Peskov assured that "the investigative procedures are not tied to politics."
"In this particular case, of course, [the investigators] are guided by legal considerations and the inevitability of punishment for any committed crimes, be it economic or in any another sphere," he noted.
"Therefore, everything must be left to the investigative authorities, and ultimately to judicial bodies, which are able and authorized to decide on the illegality of certain actions," Peskov explained.
On Monday, acting head of Dagestan Vladimir Vasilyev dismissed the regional government following the detention of the region’s acting Prime Minister Abdusamad Gamidov and his two acting deputies Shamil Isaev and Rayudin Yusufov. Detectives are charging them and Dagestani ex-Minister of Education Shakhabas Shakhov with embezzling funds earmarked from the region's budget for local social programs. The suspects embezzled sums totaling 95 million rulbes ($1.6 mln). Investigators earlier detained Makhachkala Mayor Musa Musayev and the city’s chief architect Magomedrasul Gitinov on charges of abusing power while transferring land plots in the republic’s capital. On Wednesday, the People's Assembly of Dagestan (the republic’s parliament) approved the appointment of Tatarstan’s ex-Economy Minister Artyom Zdunov as Prime Minister of the North Caucasian republic.
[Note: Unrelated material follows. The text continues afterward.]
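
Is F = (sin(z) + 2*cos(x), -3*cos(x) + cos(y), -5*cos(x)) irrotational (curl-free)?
No, ∇×F = (0, -5*sin(x) + cos(z), 3*sin(x))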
The above developments in the region are unfolding amid the ongoing work of a special commission, which since late January has been examining Dagestan’s compliance with law. It was also reported that in mid-January the Russian Prosecutor General's Office sent a special group of 38 prosecutors, headed by Deputy Prosecutor General Ivan Sydoruk, to verify the activities of the region’s authorities. The media regularly reports on searches being conducted on the premises of local governmental bodies and even on the region’s department of the Federal Service of Court Bailiffs (FSSP). However, TASS’s sources in law enforcement agencies stressed that these are not searches, but rather operational activities (including seizure of documents), which are part of the probe of the detained officials.